DVD Encoding

Paul C

Registered
When I use Toast Titanium to burn avi/mpg files to disc it takes forever, is their anyway I can get it to encode quicker? :mad:
 
Geez, don't beat around the bush ;)

I thought that might be the answer, so would I need like a G5 dual 2.5 to encode in decent time? cos at the moment it take about 10 hours to encode 60 min avi/mpg :(
 
10 hours _does_ seem like a bit much. Are there any MPEG tools on versiontracker.com that do it faster?
 
I would imagine that a commercial program such as Toast Titanium is well optimized enough.

When encoding video, 2 factors control the speed of encoding:

- CPU speed
- System bus speed

Your CPU seems decent, but it's running on a 133 MHz bus, so is your RAM. Moving that much data around requires a fast system bus.
 
Heh... 100MHz bus, actually.

And yeah, the bus speed has a LOT to do with encoding times, as does the processor speed.

Encoding one format into another format is not a trivial task for a computer, either. It's heavily processor and bandwidth dependent.

I'll have to agree with Lycander... a faster computer is pretty much the only way you can make it go faster, unless you replace that 1GHz processor with a faster one.
 
You could try using Final Cut Pro (not sure if Express encodes to MPEG-2).
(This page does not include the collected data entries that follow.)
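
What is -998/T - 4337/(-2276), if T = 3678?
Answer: 6840019/4185564 ≈ 1.6342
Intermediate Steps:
-998/T - 4337/(-2276) = -998/3678 - 4337/(-2276) = -998*1/3678 - 4337*(-1/2276) = -499/1839 + 4337/2276 = 6840019/4185564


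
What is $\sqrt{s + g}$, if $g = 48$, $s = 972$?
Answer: $2 \sqrt{255} \approx 31.937$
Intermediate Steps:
$\sqrt{s + g} = \sqrt{972 + 48} = \sqrt{1020} = 2 \sqrt{255}$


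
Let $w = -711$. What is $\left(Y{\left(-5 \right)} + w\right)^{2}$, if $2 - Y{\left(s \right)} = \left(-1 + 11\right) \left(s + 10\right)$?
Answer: $576081$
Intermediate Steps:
$Y{\left(s \right)} = -98 - 10 s$ ($Y{\left(s \right)} = 2 - \left(-1 + 11\right) \left(s + 10\right) = 2 - 10 \left(10 + s\right) = 2 - \left(100 + 10 s\right) = -98 - 10 s$)
$\left(Y{\left(-5 \right)} + w\right)^{2} = \left(\left(-98 - -50\right) - 711\right)^{2} = \left(\left(-98 + 50\right) - 711\right)^{2} = \left(-48 - 711\right)^{2} = \left(-759\right)^{2} = 576081$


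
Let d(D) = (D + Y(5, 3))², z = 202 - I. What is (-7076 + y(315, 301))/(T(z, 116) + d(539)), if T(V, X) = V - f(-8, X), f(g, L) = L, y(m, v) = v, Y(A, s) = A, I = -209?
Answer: -6775/296231 ≈ -0.022871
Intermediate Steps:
z = 411 (z = 202 - 1*(-209) = 202 + 209 = 411)
d(D) = (5 + D)² (d(D) = (D + 5)² = (5 + D)²)
T(V, X) = V - X
(-7076 + y(315, 301))/(T(z, 116) + d(539)) = (-7076 + 301)/((411 - 1*116) + (5 + 539)²) = -6775/((411 - 116) + 544²) = -6775/(295 + 295936) = -6775/296231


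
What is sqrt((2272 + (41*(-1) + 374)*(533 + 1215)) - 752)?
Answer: 2*sqrt(145901) ≈ 763.94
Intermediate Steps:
sqrt((2272 + (41*(-1) + 374)*(533 + 1215)) - 752) = sqrt((2272 + (-41 + 374)*1748) - 752) = sqrt((2272 + 333*1748) - 752) = sqrt((2272 + 582084) - 752) = sqrt(584356 - 752) = sqrt(583604) = 2*sqrt(145901)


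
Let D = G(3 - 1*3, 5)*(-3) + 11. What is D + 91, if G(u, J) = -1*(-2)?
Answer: 96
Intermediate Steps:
G(u, J) = 2
D = 5 (D = 2*(-3) + 11 = -6 + 11 = 5)
D + 91 = 5 + 91 = 96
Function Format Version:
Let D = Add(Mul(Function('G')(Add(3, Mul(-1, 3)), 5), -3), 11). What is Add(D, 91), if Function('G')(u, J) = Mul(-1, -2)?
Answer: 96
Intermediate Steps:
Function('G')(u, J) = 2
D = 5 (D = Add(Mul(2, -3), 11) = Add(-6, 11) = 5)
Add(D, 91) = Add(5, 91) = 96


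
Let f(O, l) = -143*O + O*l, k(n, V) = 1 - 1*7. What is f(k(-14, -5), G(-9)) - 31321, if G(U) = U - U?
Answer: -30463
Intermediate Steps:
k(n, V) = -6 (k(n, V) = 1 - 7 = -6)
G(U) = 0
f(k(-14, -5), G(-9)) - 31321 = -6*(-143 + 0) - 31321 = -6*(-143) - 31321 = 858 - 31321 = -30463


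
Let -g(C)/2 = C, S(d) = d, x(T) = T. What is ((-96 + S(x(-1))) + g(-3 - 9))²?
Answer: 5329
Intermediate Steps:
g(C) = -2*C
((-96 + S(x(-1))) + g(-3 - 9))² = ((-96 - 1) - 2*(-3 - 9))² = (-97 - 2*(-12))² = (-97 + 24)² = (-73)² = 5329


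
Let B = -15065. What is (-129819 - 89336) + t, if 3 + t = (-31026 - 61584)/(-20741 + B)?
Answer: -3923539369/17903 ≈ -2.1916e+5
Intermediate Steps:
t = -7404/17903 (t = -3 + (-31026 - 61584)/(-20741 - 15065) = -3 - 92610/(-35806) = -3 - 92610*(-1/35806) = -3 + 46305/17903 = -7404/17903 ≈ -0.41356)
(-129819 - 89336) + t = (-129819 - 89336) - 7404/17903 = -219155 - 7404/17903 = -3923539369/17903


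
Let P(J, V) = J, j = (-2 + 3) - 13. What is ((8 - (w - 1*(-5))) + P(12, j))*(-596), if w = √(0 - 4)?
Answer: -8940 + 1192*I ≈ -8940.0 + 1192.0*I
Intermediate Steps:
w = 2*I (w = √(-4) = 2*I ≈ 2.0*I)
j = -12 (j = 1 - 13 = -12)
((8 - (w - 1*(-5))) + P(12, j))*(-596) = ((8 - (2*I - 1*(-5))) + 12)*(-596) = ((8 - (2*I + 5)) + 12)*(-596) = ((8 - (5 + 2*I)) + 12)*(-596) = ((8 + (-5 - 2*I)) + 12)*(-596) = ((3 - 2*I) + 12)*(-596) = (15 - 2*I)*(-596) = -8940 + 1192*I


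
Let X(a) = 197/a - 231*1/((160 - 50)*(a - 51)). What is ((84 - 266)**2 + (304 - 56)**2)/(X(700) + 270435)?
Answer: 42989500400/122858746883 ≈ 0.34991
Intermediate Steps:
X(a) = -231/(-5610 + 110*a) + 197/a (X(a) = 197/a - 231*1/(110*(-51 + a)) = 197/a - 231/(-5610 + 110*a) = -231/(-5610 + 110*a) + 197/a)
((84 - 266)**2 + (304 - 56)**2)/(X(700) + 270435) = ((84 - 266)**2 + (304 - 56)**2)/((1/10)*(-100470 + 1949*700)/(700*(-51 + 700)) + 270435) = ((-182)**2 + 248**2)/((1/10)*(1/700)*(-100470 + 1364300)/649 + 270435) = (33124 + 61504)/((1/10)*(1/700)*(1/649)*1263830 + 270435) = 94628/(126383/454300 + 270435) = 94628/(122858746883/454300) = 94628*(454300/122858746883) = 42989500400/122858746883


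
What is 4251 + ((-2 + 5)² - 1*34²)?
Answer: 3104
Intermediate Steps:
4251 + ((-2 + 5)² - 1*34²) = 4251 + (3² - 1*1156) = 4251 + (9 - 1156) = 4251 - 1147 = 3104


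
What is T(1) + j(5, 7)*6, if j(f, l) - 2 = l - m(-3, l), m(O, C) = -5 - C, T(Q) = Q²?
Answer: 127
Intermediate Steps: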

Or DVD Studio Pro. Both encode for DVD and are faster than Toast in my experience. Also, Toast has a horrible encoder. At least for me, I always have visible artifacting and even some glitches that cause discs to not play back properly. I would avoid Toast for DVD burning at this point unless it's truly a quick and dirty approach or something you don't care that much about. Admittedly, Toast is still the absolute easiest way to burn a DVD, even easier than iDVD.

I have found encoding times to be somewhere around twice real time for a single pass encode on a Dual G4 1 GHZ, 1 GIG ram. Or 4x real time for a two pass encode. So, on my box an hour long piece might take around two or four hours to encode. That's using higher quality settings. You can encode much faster by sacrificing quality, which you can change in either program.

Unfortunately, I don't think you can use just QuickTime pro to encode to MPEG-2.

You may want to try iDVD and see if it encodes faster. It's very possible. I have found Apple's applications to encode audio/video MUCH faster than other third party apps.
 
Here's a thought: dedicated encoding PCI cards. I've known people to put MPEG encoding cards into PVRs, I guess for a Mac it would just be a matter of drivers.

And it could be faster if the source was uncompressed. That way the encoder can just focus on re-encoding, instead of having to decode, then encode in the same work cycle.